Ah! Estava! Estava! O que lhe apetecia agora era viver para ela, vir descansar nas da sua intimidade. Ela era a sua única família. - Fazia-se muito parente. - A família no fim de tudo é o que há de melhor ainda. Não te incomoda que eu fume?

E acrescentou, raspando o fósforo:

— O que há de bom na vida é uma afeição profunda como a nossa. Não é verdade? Contento-me com pouco, de resto. Ver-te todos os dias, conversar muito, saber que me estimas... - Por dentro do campo, ó Pintéus! - gritou com força pela portinhola.

O cupê entrou a passo no Campo Grande. Basílio ergueu os estores; um ar mais vivo penetrou. O sol caía sobre o arvoredo, transpassando-o de uma luz faiscante, formando no chão poeirento e branco sombras quentes de ramagens. Tudo tinha em redor um aspecto ressequido e exausto. Na terra gretada, a erva curta, crestada, fazia tons cinzentos. Na estrada, ao lado, arrastava-se uma poeira amarelada. Saloios passavam, amodorrados sobre o albardão, bamboleando as pernas, abrigados sob os vastos guarda-sóis escarlates; e a luz que vinha de um céu azul-ferrete, acabrunhador, fazia reluzir com uma radiação crua as paredes muito caiadas, as águas de algum balde esquecido às portas, todas as brancuras de pedras.

E Basílio continuava:

— Vendo tudo o que tenho lá fora, alugo aqui uma casinha em Lisboa, em Buenos Aires, talvez... Não te agrada? Dize...
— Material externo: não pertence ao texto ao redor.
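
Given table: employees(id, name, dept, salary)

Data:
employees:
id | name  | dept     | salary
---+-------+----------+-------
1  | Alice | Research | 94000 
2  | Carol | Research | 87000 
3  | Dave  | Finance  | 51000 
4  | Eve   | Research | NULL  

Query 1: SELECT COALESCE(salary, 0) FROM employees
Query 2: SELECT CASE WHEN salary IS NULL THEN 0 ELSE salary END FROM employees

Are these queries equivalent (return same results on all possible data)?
Yes, equivalent

Both queries return: [(0,), (51000,), (87000,), (94000,)]

Reason: COALESCE vs CASE for NULL handling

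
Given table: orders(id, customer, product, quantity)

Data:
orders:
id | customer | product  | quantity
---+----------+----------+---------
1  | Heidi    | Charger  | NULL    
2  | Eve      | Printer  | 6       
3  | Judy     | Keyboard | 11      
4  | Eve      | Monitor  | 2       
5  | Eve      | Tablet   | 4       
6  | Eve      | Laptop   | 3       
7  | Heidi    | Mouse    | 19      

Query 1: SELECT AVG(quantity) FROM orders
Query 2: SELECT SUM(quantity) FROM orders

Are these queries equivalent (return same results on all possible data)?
No, not equivalent

Query 1 returns: [(7.5,)]
Query 2 returns: [(45,)]

Reason: AVG vs SUM give different aggregate values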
Ela calava-se; aquelas palavras, as promessas, a que a voz dele metálica e velada dava um vigor mais amoroso, iam-na perturbando como a inebriação dum licor forte. O seu seio arfava.

Basílio baixou a voz, disse:

— Quando estou ao pé de ti sinto-me tão feliz; parece-me tudo tão bom!...
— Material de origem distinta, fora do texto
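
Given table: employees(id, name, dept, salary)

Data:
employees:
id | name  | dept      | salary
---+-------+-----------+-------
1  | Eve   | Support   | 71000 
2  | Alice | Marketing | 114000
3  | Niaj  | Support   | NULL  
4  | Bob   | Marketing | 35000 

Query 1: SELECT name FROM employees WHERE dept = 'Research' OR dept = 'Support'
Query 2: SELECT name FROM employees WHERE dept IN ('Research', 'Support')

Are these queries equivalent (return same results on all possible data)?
Yes, equivalent

Both queries return: [('Eve',), ('Niaj',)]

Reason: OR vs IN are equivalent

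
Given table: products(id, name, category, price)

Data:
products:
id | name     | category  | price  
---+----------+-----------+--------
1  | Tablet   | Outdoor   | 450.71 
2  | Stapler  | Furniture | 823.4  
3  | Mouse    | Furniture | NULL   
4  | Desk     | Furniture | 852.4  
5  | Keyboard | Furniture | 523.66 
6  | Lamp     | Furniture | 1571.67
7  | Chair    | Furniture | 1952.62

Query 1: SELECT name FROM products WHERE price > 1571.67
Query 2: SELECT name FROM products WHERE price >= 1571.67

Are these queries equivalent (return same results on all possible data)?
No, not equivalent

Query 1 returns: [('Chair',)]
Query 2 returns: [('Lamp',), ('Chair',)]

Reason: > vs >= gives different results when price = 1571.67 exists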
— Se isso fosse verdade! - suspirou ela, encostando-se para o fundo do cupé.

Basílio prendeu-lhe logo a cintura; jurou-lhe que sim! Ia pôr a sua fortuna em inscrições. Começou a dar-lhe provas: já falara a um procurador; citou-lhe o nome, um seco, de nariz agudo...
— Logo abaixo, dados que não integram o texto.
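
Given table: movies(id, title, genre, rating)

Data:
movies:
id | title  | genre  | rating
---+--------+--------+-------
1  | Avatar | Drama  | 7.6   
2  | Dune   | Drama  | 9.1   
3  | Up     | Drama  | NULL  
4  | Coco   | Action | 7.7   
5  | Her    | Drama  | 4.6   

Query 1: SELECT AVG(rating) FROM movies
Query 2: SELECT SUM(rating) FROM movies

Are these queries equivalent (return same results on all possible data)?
No, not equivalent

Query 1 returns: [(7.25,)]
Query 2 returns: [(29.0,)]

Reason: AVG vs SUM give different aggregate values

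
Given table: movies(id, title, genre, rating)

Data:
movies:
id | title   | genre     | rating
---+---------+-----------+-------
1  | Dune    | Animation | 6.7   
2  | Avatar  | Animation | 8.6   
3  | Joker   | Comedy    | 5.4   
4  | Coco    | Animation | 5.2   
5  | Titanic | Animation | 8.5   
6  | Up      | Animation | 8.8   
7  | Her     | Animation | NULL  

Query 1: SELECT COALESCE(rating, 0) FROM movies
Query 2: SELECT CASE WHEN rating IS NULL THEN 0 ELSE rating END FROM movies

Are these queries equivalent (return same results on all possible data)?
Yes, equivalent

Both queries return: [(0,), (5.2,), (5.4,), (6.7,), (8.5,), (8.6,), (8.8,)]

Reason: COALESCE vs CASE for NULL handling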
E apertando-a contra si, os olhos muito vorazes:

— E se fosse verdade, dize, que fazias?

— Nem eu sei - murmurou ela.

Iam entrando no Lumiar, e por prudência desceram os estores. Ela afastou um, e, espreitando, via fora passar rapidamente, ao lado do trem, árvores empoeiradas; um muro de quinta de um cor-de-rosa sujo, fachadas de casas mesquinhas; um ônibus desatrelado; mulheres sentadas ao portal, à sombra, catando os filhos; e um sujeito vestido de branco, de chapéu de palha, que estacou, arregalou os olhos para as cortinas fechadas do cupé. E ia desejando habitar ali numa quinta, longe da estrada; teria uma casinha fresca com trepadeiras em roda das janelas, parreiras. sobre pilares de pedra, pés de roseiras, ruazinhas amáveis sob árvores entrelaçadas, um tanque debaixo de uma tília, onde de manhã as criadas ensaboariam, bateriam a roupa, palrando. E ao escurecer, ela e ele, um pouco quebrados das felicidades da sesta, iriam pelos campos, ouvindo sob o céu que se estrela, o coaxar triste das rãs.